Одиночество было извечным,

был бесконечным немой простор.

Я деревом стал меж деревьев

и услышал их разговор.

Улетела последняя птица

из моего тайника,

только я остался в укрытье,

где клубились темные облака.

Я собой не хотел становиться —

я боялся вызвать их гнев,

как дерево чуждой породы

средь народа вольных дерев.

И они позабыли мой облик —

облик блуждающего ствола,

и, безликий, я долго слушал,

как беседа деревьев текла.

Я первой звезды дождался

и вышел на берег реки,

где играли лунные блики,

невесомые, как светляки.

Когда я к реке спускался,

деревья смотрели издалека.

Они обо мне догадались,

и меня забрала тоска.

Они обо мне говорили —

сквозь опаловый зыбкий туман

я слышал их добрый шепот…

Как же им объяснить обман?

Как сказать, что я только путник,

что им совсем не родня?

И не смог я предать деревья,

что поверили вдруг в меня.

Знает полночная тишина,

как я с ними беседовал допоздна.

Перевод Н. Горской

173. Самый подлинный

Как голос самой судьбы,

зовут петухи тоскливо,

и, сон раздвигая, люди

встают, как на край обрыва,

Когда обожгло зарею

разломы в сосновой кроне,

глаза он один не поднял,

далекий и посторонний.

Стихали слова вошедших,

и кротко сопели звери,

по-женски дохнуло дымом,

и даль распахнули двери.

И колос, вода и птица

яснели как на ладони,

но он не взглянул ни разу,

далекий и посторонний.

(Где видел теперь он воду

и птичий полет над нею,

откуда глядел он — навзничь,

как желтый сноп, цепенея?)

Но так и не подняв веки,

но так и не подав вести,

далекий и посторонний,

теперь на своем он месте.

(Он там начеку, простертый,

стоит, как река на шлюзе,

и жажда водою стала,

правдивейшей из иллюзий.)

Глаза он один не поднял

и, счеты сведя с судьбою,

навеки в себе остался

и стал наконец собою.

Перевод А. Гелескула

174. Вопросы к живущему

Первый

С корнем внутренним рожден ты,

проходящий по каменьям?

Со своею почвой сплавлен

так же ты, как я с моею?

Странствующий вместе с ветром,

у тебя наружный корень?

Сон к тебе слетает, точно

к средоточью и опоре?

Второй

И тебе громады-тучи

груз свой на плечи кладут?

Солнце гасит головешки

также и в твоем саду?

Ни во что ты тоже ставишь

всю нездешнюю тщету?

Третий

(соснам-людям)

Вы и здесь и там?

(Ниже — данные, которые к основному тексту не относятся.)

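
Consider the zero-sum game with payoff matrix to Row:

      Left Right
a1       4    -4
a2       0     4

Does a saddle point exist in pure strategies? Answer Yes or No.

No

Row minima: a1 → -4, a2 → 0; maximin = 0.
Column maxima: Left → 4, Right → 4; minimax = 4.
0 ≠ 4, so no pure-strategy equilibrium exists.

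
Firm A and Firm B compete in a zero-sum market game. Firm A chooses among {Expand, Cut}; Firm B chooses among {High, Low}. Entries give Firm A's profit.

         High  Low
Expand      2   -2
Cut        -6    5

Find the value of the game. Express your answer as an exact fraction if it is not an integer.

Row minima: Expand → -2, Cut → -6; maximin = -2.
Column maxima: High → 2, Low → 5; minimax = 2.
-2 ≠ 2, so there is no saddle point; optimal play is mixed.
Let Firm A play Expand with probability p. Expected payoff against High: 2p + (-6)(1−p) = 8p − 6; against Low: (-2)p + 5(1−p) = −7p + 5.
Setting these equal: 8p − 6 = −7p + 5 ⇒ 15p = 11 ⇒ p = 11/15, and the value is (8)·(11/15) − 6 = -2/15.
For Firm B: with q = P(High), equating Expand's and Cut's payoffs gives 4q − 2 = −11q + 5 ⇒ q = 7/15.

-2/15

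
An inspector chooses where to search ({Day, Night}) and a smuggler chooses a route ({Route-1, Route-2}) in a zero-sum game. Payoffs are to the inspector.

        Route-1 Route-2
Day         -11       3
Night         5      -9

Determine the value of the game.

Row minima: Day → -11, Night → -9; maximin = -9.
Column maxima: Route-1 → 5, Route-2 → 3; minimax = 3.
-9 ≠ 3, so there is no saddle point; optimal play is mixed.
Let the inspector play Day with probability p. Expected payoff against Route-1: (-11)p + 5(1−p) = −16p + 5; against Route-2: 3p + (-9)(1−p) = 12p − 9.
Setting these equal: −16p + 5 = 12p − 9 ⇒ −28p = -14 ⇒ p = 1/2, and the value is (-16)·(1/2) + 5 = -3.
For the smuggler: with q = P(Route-1), equating Day's and Night's payoffs gives −14q + 3 = 14q − 9 ⇒ q = 3/7.

-3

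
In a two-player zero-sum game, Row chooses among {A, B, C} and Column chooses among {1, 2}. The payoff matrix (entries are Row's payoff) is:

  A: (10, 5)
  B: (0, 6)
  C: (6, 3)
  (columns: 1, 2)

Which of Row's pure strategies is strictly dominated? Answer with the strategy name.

A gives a strictly higher payoff than C against every column: 10 > 6, 5 > 3.
So C is strictly dominated and Row never plays it.

C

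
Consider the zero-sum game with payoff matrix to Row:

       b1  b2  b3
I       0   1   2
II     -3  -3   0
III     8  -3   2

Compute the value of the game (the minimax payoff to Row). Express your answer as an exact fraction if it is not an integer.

2/3

Row minima: I → 0, II → -3, III → -3; maximin = 0.
Column maxima: b1 → 8, b2 → 1, b3 → 2; minimax = 1.
0 ≠ 1, so there is no saddle point; optimal play is mixed.
II is strictly dominated by I, so Row never plays it.
b3 is strictly dominated by b2 (it gives Row strictly more in every row), so Column never plays it.
On the remaining 2×2 (I, III vs b1, b2):
Let Row play I with probability p. Expected payoff against b1: 0p + 8(1−p) = −8p + 8; against b2: 1p + (-3)(1−p) = 4p − 3.
Setting these equal: −8p + 8 = 4p − 3 ⇒ −12p = -11 ⇒ p = 11/12, and the value is (-8)·(11/12) + 8 = 2/3.
For Column: with q = P(b1), equating I's and III's payoffs gives −q + 1 = 11q − 3 ⇒ q = 1/3.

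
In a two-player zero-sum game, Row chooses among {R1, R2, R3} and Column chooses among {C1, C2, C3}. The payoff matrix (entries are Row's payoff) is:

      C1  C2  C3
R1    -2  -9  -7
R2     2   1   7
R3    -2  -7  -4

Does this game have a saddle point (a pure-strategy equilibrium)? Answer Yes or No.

Row minima: R1 → -9, R2 → 1, R3 → -7; maximin = 1.
Column maxima: C1 → 2, C2 → 1, C3 → 7; minimax = 1.
maximin = minimax = 1, so a saddle point exists.

Yes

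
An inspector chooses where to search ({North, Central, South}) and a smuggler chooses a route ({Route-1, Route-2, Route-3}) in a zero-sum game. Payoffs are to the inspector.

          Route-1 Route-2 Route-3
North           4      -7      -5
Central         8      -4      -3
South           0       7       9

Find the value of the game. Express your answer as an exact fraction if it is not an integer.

Row minima: North → -7, Central → -4, South → 0; maximin = 0.
Column maxima: Route-1 → 8, Route-2 → 7, Route-3 → 9; minimax = 7.
0 ≠ 7, so there is no saddle point; optimal play is mixed.
North is strictly dominated by Central, so the inspector never plays it.
Route-3 is strictly dominated by Route-2 (it gives the inspector strictly more in every row), so the smuggler never plays it.
On the remaining 2×2 (Central, South vs Route-1, Route-2):
Let the inspector play Central with probability p. Expected payoff against Route-1: 8p + 0(1−p) = 8p; against Route-2: (-4)p + 7(1−p) = −11p + 7.
Setting these equal: 8p = −11p + 7 ⇒ 19p = 7 ⇒ p = 7/19, and the value is (8)·(7/19) = 56/19.
For the smuggler: with q = P(Route-1), equating Central's and South's payoffs gives 12q − 4 = −7q + 7 ⇒ q = 11/19.

56/19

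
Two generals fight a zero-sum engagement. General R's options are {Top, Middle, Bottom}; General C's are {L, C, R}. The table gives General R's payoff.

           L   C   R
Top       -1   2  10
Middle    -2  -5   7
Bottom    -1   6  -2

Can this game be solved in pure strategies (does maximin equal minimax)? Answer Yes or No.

Yes

Row minima: Top → -1, Middle → -5, Bottom → -2; maximin = -1.
Column maxima: L → -1, C → 6, R → 10; minimax = -1.
maximin = minimax = -1, so a saddle point exists.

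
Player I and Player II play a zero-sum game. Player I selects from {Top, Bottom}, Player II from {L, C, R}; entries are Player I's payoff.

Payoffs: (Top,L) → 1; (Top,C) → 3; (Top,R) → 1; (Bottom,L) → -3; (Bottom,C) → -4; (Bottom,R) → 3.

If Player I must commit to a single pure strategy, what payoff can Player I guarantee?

1

Row minima: Top → 1, Bottom → -4.
The best of these is 1.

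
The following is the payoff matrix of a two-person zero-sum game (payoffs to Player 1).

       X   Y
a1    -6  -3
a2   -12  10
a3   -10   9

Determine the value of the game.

-6

Row minima: a1 → -6, a2 → -12, a3 → -10; maximin = -6.
Column maxima: X → -6, Y → 10; minimax = -6.
Since maximin = minimax = -6, there is a saddle point and the value is -6.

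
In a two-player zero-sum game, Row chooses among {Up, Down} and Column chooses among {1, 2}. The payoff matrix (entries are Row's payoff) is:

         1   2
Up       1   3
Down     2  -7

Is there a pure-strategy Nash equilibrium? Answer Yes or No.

Row minima: Up → 1, Down → -7; maximin = 1.
Column maxima: 1 → 2, 2 → 3; minimax = 2.
1 ≠ 2, so no pure-strategy equilibrium exists.

No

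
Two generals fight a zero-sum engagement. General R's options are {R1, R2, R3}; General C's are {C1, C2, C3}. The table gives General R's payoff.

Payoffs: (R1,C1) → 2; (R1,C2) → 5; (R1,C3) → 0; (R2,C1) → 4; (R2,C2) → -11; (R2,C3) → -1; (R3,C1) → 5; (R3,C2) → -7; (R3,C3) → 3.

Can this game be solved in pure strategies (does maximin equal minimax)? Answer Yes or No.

Row minima: R1 → 0, R2 → -11, R3 → -7; maximin = 0.
Column maxima: C1 → 5, C2 → 5, C3 → 3; minimax = 3.
0 ≠ 3, so no pure-strategy equilibrium exists.

No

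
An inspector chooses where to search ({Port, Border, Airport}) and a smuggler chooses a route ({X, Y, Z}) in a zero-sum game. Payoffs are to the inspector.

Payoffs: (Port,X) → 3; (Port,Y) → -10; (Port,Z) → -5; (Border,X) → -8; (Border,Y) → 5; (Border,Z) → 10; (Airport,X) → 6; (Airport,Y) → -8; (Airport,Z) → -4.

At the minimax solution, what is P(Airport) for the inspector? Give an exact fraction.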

Об этом

нам вы, людям, говорите?

Бесконечность ваши корни

одинаково магнитит?

Ваш доносится ветрами

этот тихий шум подзвездный?

Бор — единственный? И всякий —

тот и этот — только сосны?

Четвертый

От свинца глухих небес

ты скрываешься в дому?

Ждешь дня завтрашнего, чтобы

отослать его во тьму?

Родины своей не знать

даже в вечности ему?

Пятый

Краешек какого рая

перья облачков в кармине?

С упованием каким

ждешь конца, следя за ними?

Соскользнет ступня — в каком

море взгляд твой захлебнется?

Распадение дыханья

с верой! Гаснущие солнца!

Перевод М. Самаева

175. Последний ребенок

Какая музыка в закате,

как полнозвучна и легка —

от необъятности покоя

она уходит в облака!

Я ухожу легко и твердо,

легко и твердо, вместе с ней,

как по волнам песка ступаю

во сне — в своем ребячьем сне.

Селенье белое, в пожаре

заката, ждет вдали меня,

селение, где все застыло

в последнем отблеске огня,

где крик над площадью распластан,

пронзительный застывший крик,

последний крик, который в туче,

в закатном пламени возник.

И в центре, в самом сердце крика, —

все, что ребенок увидал,

все, что хотел бы он увидеть,

все, что не видел никогда.

Все человечество — ребенок,

и я: ребенок ли, старик, —

я все ребенок, о найденыш,

потерянный мной — в тот же миг.

Перевод В. Андреева

176. Безмолвное мироздание, ты, что меня окружаешь

Море было огромнее неба.

Но огромней ли моря небо сейчас?

Море вышло навстречу — всей ширью,

и сужается — сзади нас.

То, что нас уносит, — не море?

Нас к лазури оно вознесет!

(То есть — к нам?) В моем сердце трепещущем

мироздания сердце живет.

(И становится море — черным,

одиночеством волн полно;

снова море — от края до края,

всюду море — и только оно.)

Высь, ты нас в небеса поднимаешь,

низвергаешь в пучину опять, —

бесконечное это круженье

суждено ли кому осознать?

Мирозданье, меня окружившее,

закружившее шар земной, —

что ты нам подаешь на ладони,

что ты просишь своей немотой?

Необъятность, глухая, слепая,

в моем сердце всегда трепещи

и в круженье своем непрерывном

цельность жизни и цель отыщи!

Перевод В. Андреева

177

…Знаю, стала ты светом,

но не ведаю, где ты,

и не знаю, где свет.

Перевод А. Гелескула

178. Цвета; Идеи

Цвета, в которые свет одевает тело,

бодрят, будоражат, уводят от небытия;

идеи, в которые тень одевает душу,

гнетут, будоражат, мне не дают житья.

Зачем нам эти цвета, зачем нам идеи эти,

перемешавшие тень и свет?

Они существуют?

Или их нет?..

Их судьба, быть может, — светотени небытия?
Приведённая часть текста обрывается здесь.